For quite a while I wondered why the ancient Jewish mystical text “Sefer Yetzira” is called “Sefer Yetzira” and not by another name, for instance “Sefer Briya”, i.e. the “Book of Formation” and not the “Book of Creation”.
The Nachmanides famously teaches in his commentary to Genesis that the Hebrew word briya, creation, means creating something from nothing (creatio ex nihilo). Once the Hebrew word for creation, briya, is described to mean the creation of something from nothing, the word for formation, yetzira, must mean something else.
There are only two possible alternatives for how an entity can emerge, either from nothing or from something. Since creation already means emerging from nothing, by process of elimination formation must mean emerging from something. Emerging from something, involves the processing of reshaping already existing materials into new forms. For example, car manufacturing is the process of reshaping of certain pre-existing materials into a new form; namely, a car.

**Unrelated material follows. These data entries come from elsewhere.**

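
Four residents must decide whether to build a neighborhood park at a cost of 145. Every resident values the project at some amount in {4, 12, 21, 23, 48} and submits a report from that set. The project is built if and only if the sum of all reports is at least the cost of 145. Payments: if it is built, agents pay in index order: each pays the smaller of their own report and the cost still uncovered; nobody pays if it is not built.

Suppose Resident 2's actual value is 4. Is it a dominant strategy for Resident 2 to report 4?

Yes

Check each profile of the others' reports and compare truth against every alternative report.
Others report (48, 48, 48): truth gives 0, best alternative gives -8.
Others report (4, 4, 4): truth gives 0, best alternative gives 0.
Others report (4, 4, 12): truth gives 0, best alternative gives 0.
Others report (4, 4, 21): truth gives 0, best alternative gives 0.
Others report (4, 4, 23): truth gives 0, best alternative gives 0.
Others report (4, 4, 48): truth gives 0, best alternative gives 0.
(Remaining 119 profiles checked similarly; truth is weakly best in each.)
In every case the truthful report is at least as good as any alternative, so it is a dominant strategy.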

Unlike the Creator, people can’t create something from nothing. The human co-creative role, as it were, begins with formation - changing existing forms into new forms. The closest we get to participate in the creation of something from nothing is in the area of vegetative reproduction. Even then, the human involvement is like a mirror, not necessarily the real thing. The plant soul already exists. So does all the raw material for the biological life, whether organic or inorganic. So the combining is not really of new materials, but of existing ones. Yet, a seed contains the power to transform silent soil into a living plant. As a plant, a clod of soil literally comes alive in a whole new kind of way. This resemblance to the creation of something from nothing, is explained at length by Rabbi Shneur Zalman of Liadi in his “Igeres HaKodesh” portion of “Tanya”.

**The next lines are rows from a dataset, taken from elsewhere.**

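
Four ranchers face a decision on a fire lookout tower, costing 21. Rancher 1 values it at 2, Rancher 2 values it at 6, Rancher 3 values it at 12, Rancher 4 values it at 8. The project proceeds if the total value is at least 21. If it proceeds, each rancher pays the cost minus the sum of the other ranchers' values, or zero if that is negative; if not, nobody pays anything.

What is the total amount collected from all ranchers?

6

Total value 28 ≥ cost 21, so it is built.
Rancher 1: others sum to 26; max(0, 21 - 26) = 0.
Rancher 2: others sum to 22; max(0, 21 - 22) = 0.
Rancher 3: others sum to 16; max(0, 21 - 16) = 5.
Rancher 4: others sum to 20; max(0, 21 - 20) = 1.
Total collected = 0 + 0 + 5 + 1 = 6.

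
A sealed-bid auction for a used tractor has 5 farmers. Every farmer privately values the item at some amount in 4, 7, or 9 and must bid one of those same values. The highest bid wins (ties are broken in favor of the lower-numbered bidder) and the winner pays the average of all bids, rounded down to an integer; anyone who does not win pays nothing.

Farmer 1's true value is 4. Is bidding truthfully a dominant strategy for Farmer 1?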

In teaching about forming something from something, “Sefer Yetzira” discourses on the raw materials of creation, namely the 22 Hebrew letters and how to use them to form realities. Hence, the book held attraction for those interested in magick, as practiced by the western occult tradition. Usage of the letters in certain ways can realign them into channels designed to manifest desired realities.
Though the Divine anthropomorphic forces, the ten Sefirahs, are mentioned in “Sefer Yetzira”, they don’t dominate the text. They’re given due mention in the beginning and the rest of the work, the larger body, is mostly devoted to the letters. Quite possibly this is because the Sefirahs are the source of the letters. As such, they are emanations and not creations poised to become new formations. While the Sefirahs are the Divine vehicles to create something from nothing, the letters, the book’s main topic, are the means of forming something from something - which is likely why the book is called “Sefer Yetzira”, i.e. “The Book of Formation”.